They cannot all be rare Jordans.
Ever since His Airness bestowed upon the sneaker world one of the most iconic pairs of shoes ever made, hundreds, if not thousands of athletes, celebrities and personalities have tried to cash in on the sneaker hype.
Some, like Lebron’s brand and Yeezy’s, actually managed a lot of success, but others were just awful, either due to bad timing, an awful release strategy or just a terrible product.
Here are some of the worst sneaker releases of all time.
Nike Air Force 1 Evo Moment #37
Here is one of the best examples of how timing can completely ruin a sneaker release, which is sort of ironic given how a truly iconic moment of expert timing is the very reason they exist.
For people who do not know much about eSports, Evo Moment #37 was the moment when legendary fighting game player Daigo Umehara made 17 split-second parries in a row against fellow legend Justin Wong at the Evolution 2004 fighting game tournament.
By 2019, eSports had left somewhat dingy convention halls and had become some of the largest spectator sports around, and Nike decided to commemorate not only this but several other famous moments in Evo history with a really cool-looking shoe.
The problem was timing; the sneakers were set to drop in Summer 2020 around the time of the Evolution Championship Series, but due to a wave of abuse allegations as well as the Covid-19 pandemic, the shoes were quietly released with no hype.
Endorsed by Kim Kardashian and advertised as an easy way to tone thigh muscles, the Shape-Ups were not only hideous and exceptionally uncomfortable due to the unstable sole but managed to cause serious back and pelvis injuries during use.
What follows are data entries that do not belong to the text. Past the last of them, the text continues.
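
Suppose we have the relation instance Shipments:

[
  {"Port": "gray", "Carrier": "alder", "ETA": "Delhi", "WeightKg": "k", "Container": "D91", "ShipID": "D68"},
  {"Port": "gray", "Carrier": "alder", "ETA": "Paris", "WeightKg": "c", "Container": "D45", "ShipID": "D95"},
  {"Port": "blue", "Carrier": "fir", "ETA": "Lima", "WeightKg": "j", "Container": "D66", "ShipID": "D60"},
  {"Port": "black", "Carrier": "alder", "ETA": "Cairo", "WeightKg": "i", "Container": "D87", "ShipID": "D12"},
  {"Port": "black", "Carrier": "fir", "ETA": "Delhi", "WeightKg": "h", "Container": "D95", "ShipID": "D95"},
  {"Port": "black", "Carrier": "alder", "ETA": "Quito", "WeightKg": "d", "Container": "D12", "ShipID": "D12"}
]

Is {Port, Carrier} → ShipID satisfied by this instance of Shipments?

(Port=gray, Carrier=alder): 2 rows → ShipID takes values {D68, D95} — violation
(Port=blue, Carrier=fir): 1 row → ShipID = D60 ✓
(Port=black, Carrier=alder): 2 rows → ShipID = D12, D12 ✓
(Port=black, Carrier=fir): 1 row → ShipID = D95 ✓
Two rows agree on {Port, Carrier} but differ on ShipID, so {Port, Carrier} → ShipID does not hold.

No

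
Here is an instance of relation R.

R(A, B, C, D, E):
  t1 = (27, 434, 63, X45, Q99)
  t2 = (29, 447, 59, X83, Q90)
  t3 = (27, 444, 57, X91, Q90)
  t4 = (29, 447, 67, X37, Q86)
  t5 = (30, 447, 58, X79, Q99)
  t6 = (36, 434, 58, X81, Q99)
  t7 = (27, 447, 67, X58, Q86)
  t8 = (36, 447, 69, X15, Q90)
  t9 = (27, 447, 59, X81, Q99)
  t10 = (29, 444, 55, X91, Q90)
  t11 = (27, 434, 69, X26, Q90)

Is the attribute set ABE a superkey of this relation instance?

Yes

All 11 rows have distinct ABE values, so ABE → (all attributes) holds and ABE is a superkey.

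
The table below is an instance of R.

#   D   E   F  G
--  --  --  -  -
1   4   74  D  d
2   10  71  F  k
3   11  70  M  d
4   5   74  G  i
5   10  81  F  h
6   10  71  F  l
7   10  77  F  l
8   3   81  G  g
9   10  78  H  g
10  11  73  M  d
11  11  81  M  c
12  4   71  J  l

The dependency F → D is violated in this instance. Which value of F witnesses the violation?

F=D: row 1 → D = 4 ✓
F=F: rows 2, 5, 6, 7 → D = 10, 10, 10, 10 ✓
F=M: rows 3, 10, 11 → D = 11, 11, 11 ✓
F=G: rows 4, 8 → D takes values {5, 3} — violation
F=H: row 9 → D = 10 ✓
F=J: row 12 → D = 4 ✓
The only F value with inconsistent D is F=G.

G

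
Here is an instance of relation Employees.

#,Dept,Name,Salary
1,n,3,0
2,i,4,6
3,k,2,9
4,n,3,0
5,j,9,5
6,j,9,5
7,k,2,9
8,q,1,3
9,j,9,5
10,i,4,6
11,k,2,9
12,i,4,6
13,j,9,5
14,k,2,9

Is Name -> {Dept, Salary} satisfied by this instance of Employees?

Name=3: rows 1, 4 → {Dept,Salary} = (n, 0), (n, 0) ✓
Name=4: rows 2, 10, 12 → {Dept,Salary} = (i, 6), (i, 6), (i, 6) ✓
Name=2: rows 3, 7, 11, 14 → {Dept,Salary} = (k, 9), (k, 9), (k, 9), (k, 9) ✓
Name=9: rows 5, 6, 9, 13 → {Dept,Salary} = (j, 5), (j, 5), (j, 5), (j, 5) ✓
Name=1: row 8 → {Dept,Salary} = (q, 3) ✓
Every Name value is associated with a single {Dept, Salary} value, so Name -> {Dept, Salary} holds.

Yes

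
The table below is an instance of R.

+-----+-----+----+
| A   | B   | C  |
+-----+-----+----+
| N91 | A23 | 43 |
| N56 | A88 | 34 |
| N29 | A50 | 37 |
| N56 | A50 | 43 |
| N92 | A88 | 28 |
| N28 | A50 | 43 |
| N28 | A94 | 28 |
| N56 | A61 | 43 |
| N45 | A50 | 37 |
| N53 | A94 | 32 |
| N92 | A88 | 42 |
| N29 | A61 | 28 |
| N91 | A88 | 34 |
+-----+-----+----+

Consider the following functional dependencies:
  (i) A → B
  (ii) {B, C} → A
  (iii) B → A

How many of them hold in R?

0

(i) A → B: A=N91: 2 rows → B takes values {A23, A88} — violation; A=N56: 3 rows → B takes values {A88, A50, A61} — violation; A=N29: 2 rows → B takes values {A50, A61} — violation; A=N28: 2 rows → B takes values {A50, A94} — violation — fails.
(ii) {B, C} → A: (B=A88, C=34): 2 rows → A takes values {N56, N91} — violation; (B=A50, C=37): 2 rows → A takes values {N29, N45} — violation; (B=A50, C=43): 2 rows → A takes values {N56, N28} — violation — fails.
(iii) B → A: B=A88: 4 rows → A takes values {N56, N92, N91} — violation; B=A50: 4 rows → A takes values {N29, N56, N28, N45} — violation; B=A94: 2 rows → A takes values {N28, N53} — violation; B=A61: 2 rows → A takes values {N56, N29} — violation — fails.
None of the 3 dependencies hold.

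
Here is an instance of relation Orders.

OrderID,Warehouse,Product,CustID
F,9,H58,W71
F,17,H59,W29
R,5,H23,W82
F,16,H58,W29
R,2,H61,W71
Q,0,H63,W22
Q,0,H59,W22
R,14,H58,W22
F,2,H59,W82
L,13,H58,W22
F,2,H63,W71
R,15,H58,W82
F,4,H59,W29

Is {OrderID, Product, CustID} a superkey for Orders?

Two distinct rows share (OrderID=F, Product=H59, CustID=W29), so {OrderID, Product, CustID} does not determine every attribute — not a superkey.

No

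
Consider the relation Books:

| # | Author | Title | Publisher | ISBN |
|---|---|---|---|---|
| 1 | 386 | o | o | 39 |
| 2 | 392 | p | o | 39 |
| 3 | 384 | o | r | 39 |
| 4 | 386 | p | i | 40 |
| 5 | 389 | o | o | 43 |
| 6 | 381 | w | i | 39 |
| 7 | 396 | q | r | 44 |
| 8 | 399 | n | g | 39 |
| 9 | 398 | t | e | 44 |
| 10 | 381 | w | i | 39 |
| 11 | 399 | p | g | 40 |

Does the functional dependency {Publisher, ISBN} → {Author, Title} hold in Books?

No

(Publisher=o, ISBN=39): rows 1, 2 → {Author,Title} takes values {(386, o), (392, p)} — violation
(Publisher=r, ISBN=39): row 3 → {Author,Title} = (384, o) ✓
(Publisher=i, ISBN=40): row 4 → {Author,Title} = (386, p) ✓
(Publisher=o, ISBN=43): row 5 → {Author,Title} = (389, o) ✓
(Publisher=i, ISBN=39): rows 6, 10 → {Author,Title} = (381, w), (381, w) ✓
(Publisher=r, ISBN=44): row 7 → {Author,Title} = (396, q) ✓
(Publisher=g, ISBN=39): row 8 → {Author,Title} = (399, n) ✓
(Publisher=e, ISBN=44): row 9 → {Author,Title} = (398, t) ✓
(Publisher=g, ISBN=40): row 11 → {Author,Title} = (399, p) ✓
Two rows agree on {Publisher, ISBN} but differ on {Author, Title}, so {Publisher, ISBN} → {Author, Title} does not hold.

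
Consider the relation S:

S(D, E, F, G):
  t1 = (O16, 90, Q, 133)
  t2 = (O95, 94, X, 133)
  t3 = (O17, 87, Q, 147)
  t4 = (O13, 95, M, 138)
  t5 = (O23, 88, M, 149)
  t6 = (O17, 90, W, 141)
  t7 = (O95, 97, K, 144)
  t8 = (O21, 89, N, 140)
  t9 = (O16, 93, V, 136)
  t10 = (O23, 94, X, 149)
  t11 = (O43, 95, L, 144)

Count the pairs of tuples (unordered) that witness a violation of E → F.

E=90: violating pairs (1,6) — 1 pair.
E=94: all 2 rows agree on F — 0 pairs.
E=95: violating pairs (4,11) — 1 pair.

2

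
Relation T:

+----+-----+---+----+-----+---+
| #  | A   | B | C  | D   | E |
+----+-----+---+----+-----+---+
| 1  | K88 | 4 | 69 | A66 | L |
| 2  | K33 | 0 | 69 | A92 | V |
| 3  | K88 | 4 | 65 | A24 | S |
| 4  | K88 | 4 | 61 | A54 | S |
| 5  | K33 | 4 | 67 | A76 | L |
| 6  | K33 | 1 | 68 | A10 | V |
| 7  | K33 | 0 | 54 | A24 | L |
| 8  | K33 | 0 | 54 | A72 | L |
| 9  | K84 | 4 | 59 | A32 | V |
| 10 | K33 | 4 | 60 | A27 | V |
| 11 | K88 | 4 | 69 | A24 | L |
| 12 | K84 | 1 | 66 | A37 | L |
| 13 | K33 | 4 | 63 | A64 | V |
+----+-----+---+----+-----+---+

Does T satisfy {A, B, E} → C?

(A=K88, B=4, E=L): rows 1, 11 → C = 69, 69 ✓
(A=K33, B=0, E=V): row 2 → C = 69 ✓
(A=K88, B=4, E=S): rows 3, 4 → C takes values {65, 61} — violation
(A=K33, B=4, E=L): row 5 → C = 67 ✓
(A=K33, B=1, E=V): row 6 → C = 68 ✓
(A=K33, B=0, E=L): rows 7, 8 → C = 54, 54 ✓
(A=K84, B=4, E=V): row 9 → C = 59 ✓
(A=K33, B=4, E=V): rows 10, 13 → C takes values {60, 63} — violation
(A=K84, B=1, E=L): row 12 → C = 66 ✓
Two rows agree on {A, B, E} but differ on C, so {A, B, E} → C does not hold.

No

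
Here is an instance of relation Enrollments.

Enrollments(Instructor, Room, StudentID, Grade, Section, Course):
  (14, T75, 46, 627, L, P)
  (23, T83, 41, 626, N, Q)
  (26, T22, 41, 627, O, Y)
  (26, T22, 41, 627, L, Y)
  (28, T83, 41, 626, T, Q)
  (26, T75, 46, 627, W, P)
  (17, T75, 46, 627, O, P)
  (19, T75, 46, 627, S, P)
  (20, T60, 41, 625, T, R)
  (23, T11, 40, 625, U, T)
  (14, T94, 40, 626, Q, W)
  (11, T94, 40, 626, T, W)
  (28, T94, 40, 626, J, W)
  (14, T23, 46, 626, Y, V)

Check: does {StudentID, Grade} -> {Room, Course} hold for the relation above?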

So bad were Sketchers’ advertising lies that a class action lawsuit was settled for $40m and it is to this day one of the worst examples of false advertising, and not just in the fitness world.
Adidas Kobe 2
A sneaker so bad it may have ended one of the biggest endorsement deals in sports history, Adidas were certainly bold in the design of their bulky space-age sneakers, allegedly even basing it on the bizarre dated design of the Audi TT.
The Kobe 2, however, was hated by the late Kobe Bryant, who opted for the Kobe 1 during the 2001 NBA Finals run and left for rivals Nike as soon as he could buy himself out of his contract.
It is impossible to talk about bad sneaker releases without discussing the gloriously awful Sprewell Spinners, a shoe with a little spinning rim designed for people who loved Pimp My Ride.
It was a mix of a fairly awful idea, relatively poor timing due to Latrell Sprewell’s impending retirement and overall poor play, but they have endured in the minds of sneakerheads just as a reflection of how wild shoe design could get.
Nike Air Force 1 Invisible Woman
The early 2000s loved translucent plastic and see-through electronics. Nike, capitalising on both this and the impending release of the atrocious Fantastic Four movies, released a range of sneakers inspired by the superhero team.
The Invisible Woman one is by far the worst, as the see-through toe box would not really be see-through for very long until dust, dirt or sweaty fog would mist up the front.